In case anyone has forgotten, the Treaty of waitangi guaranteed Māori te tino rangatiratanga (or, in the English mistranslation, "full exclusive and undisturbed possession") over their lands, villages and all their treasures. This includes water. The RMA's water management regime and its predecessors have systematically violated this right by failing to recognise proprietary rights, by excluding Māori from use of what is ultimately their resource, and by failing to actively protect it as a taonga. Their conclusion:
Our view is that the Crown must now recognise Māori proprietary rights and provide what the New Zealand Māori Council called ‘proprietary redress’. We recommend that the Crown arrange for an allocation on a percentage basis to iwi and hapū, according to a regional, catchment-based scheme. We also recommend an allocation for Māori land development, and that the feasibility of royalties and other forms of proprietary redress be investigated.

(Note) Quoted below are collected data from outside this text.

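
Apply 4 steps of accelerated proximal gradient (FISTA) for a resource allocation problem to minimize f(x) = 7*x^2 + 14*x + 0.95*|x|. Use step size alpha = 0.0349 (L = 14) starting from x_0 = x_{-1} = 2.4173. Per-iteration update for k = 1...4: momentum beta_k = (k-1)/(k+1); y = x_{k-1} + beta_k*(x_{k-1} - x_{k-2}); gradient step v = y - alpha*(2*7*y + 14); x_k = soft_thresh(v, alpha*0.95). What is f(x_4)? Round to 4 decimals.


FISTA on f(x) = 7*x^2 + 14*x + 0.95*|x|
L = 14, alpha = 0.0349
Iteration 1: beta = 0.0, y = 2.4173 + 0.0*(2.4173 - 2.4173) = 2.4173
  grad(y) = 47.8422, v = y - alpha*grad = 0.7476
  prox(v) = soft_thresh(0.7476, 0.0332) = 0.7145
Iteration 2: beta = 0.3333, y = 0.7145 + 0.3333*(0.7145 - 2.4173) = 0.1468
  grad(y) = 16.0557, v = y - alpha*grad = -0.4135
  prox(v) = soft_thresh(-0.4135, 0.0332) = -0.3804
Iteration 3: beta = 0.5, y = -0.3804 + 0.5*(-0.3804 - 0.7145) = -0.9278
  grad(y) = 1.0114, v = y - alpha*grad = -0.9631
  prox(v) = soft_thresh(-0.9631, 0.0332) = -0.9299
Iteration 4: beta = 0.6, y = -0.9299 + 0.6*(-0.9299 + 0.3804) = -1.2596
  grad(y) = -3.6348, v = y - alpha*grad = -1.1328
  prox(v) = soft_thresh(-1.1328, 0.0332) = -1.0996
f(x_4) = 7*(-1.0996)^2 + 14*(-1.0996) + 0.95*|-1.0996| = -5.8859


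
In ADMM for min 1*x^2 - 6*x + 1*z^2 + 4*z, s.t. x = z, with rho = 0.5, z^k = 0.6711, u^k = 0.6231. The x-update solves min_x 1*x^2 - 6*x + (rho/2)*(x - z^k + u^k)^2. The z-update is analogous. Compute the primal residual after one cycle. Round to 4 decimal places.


ADMM iteration with rho = 0.5, z^k = 0.6711, u^k = 0.6231
Step 1: x-update.
Minimize 1*x^2 - 6*x + (0.5/2)*(x - 0.6711 + 0.6231)^2
FOC: (2*1 + 0.5)*x = 6 + 0.5*(0.6711 - 0.6231)
x^{k+1} = 2.4096
Step 2: z-update.
Minimize 1*z^2 + 4*z + (0.5/2)*(2.4096 - z + 0.6231)^2
FOC: (2*1 + 0.5)*z = -4 + 0.5*(2.4096 + 0.6231)
z^{k+1} = -0.9935
Step 3: u-update.
u^{k+1} = 0.6231 + 2.4096 + 0.9935 = 4.0262
Step 4: Primal residual = |2.4096 + 0.9935| = 3.4031


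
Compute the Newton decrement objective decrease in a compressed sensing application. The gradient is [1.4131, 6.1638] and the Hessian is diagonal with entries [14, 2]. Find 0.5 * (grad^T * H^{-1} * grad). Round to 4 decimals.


Step 1: H is diagonal, so H^(-1) * g = [0.1009, 3.0819].
Step 2: g^T H^(-1) g = sum_i g_i^2 / H_ii
  = (1.4131)^2/14 + (6.1638)^2/2
  = 0.1426 + 18.9962 = 19.1388
Step 3: Objective decrease = 0.5 * g^T H^(-1) g = 9.5694


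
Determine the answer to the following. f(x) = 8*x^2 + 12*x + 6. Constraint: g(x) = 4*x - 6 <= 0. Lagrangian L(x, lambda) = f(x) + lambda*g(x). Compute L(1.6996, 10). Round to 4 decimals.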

Its a perfectly doable solution, and we've done it before for fish (which were similarly a taonga, rights over which were never extinguished). With a bit of patience, we could craft a reasonable settlement with a decent chance of sticking, and which would improve water management into the bargain. But pretty obviously, that would threaten established interests - all those farmers who have benefited from colonial theft, all those water bottlers getting "their" water for free then sticking it in bottles and on-selling it for a fortune. And where there's money on the line, there's going to be politics. I expect we'll see the National Party go full Brash over this, banging the drum for a racist extinguishment of Māori rights to prevent their cronies and backers from having to pay their way. As for Labour, they're such chickenshits they'll probably betray their Māori support base again, bow to National's hate, and turn it into Foreshore & Seabed 2.0. And if they do, they will deserve to be tossed out on their arses.
Finally, the Tribunal apparently recommended that Māori bring a test case to claim their rights, and the New Zealand Maori Council has taken them up on it. The government is not going to be able to dodge this. Instead, they're going to have to say whose side they're on, and suffer the political consequences.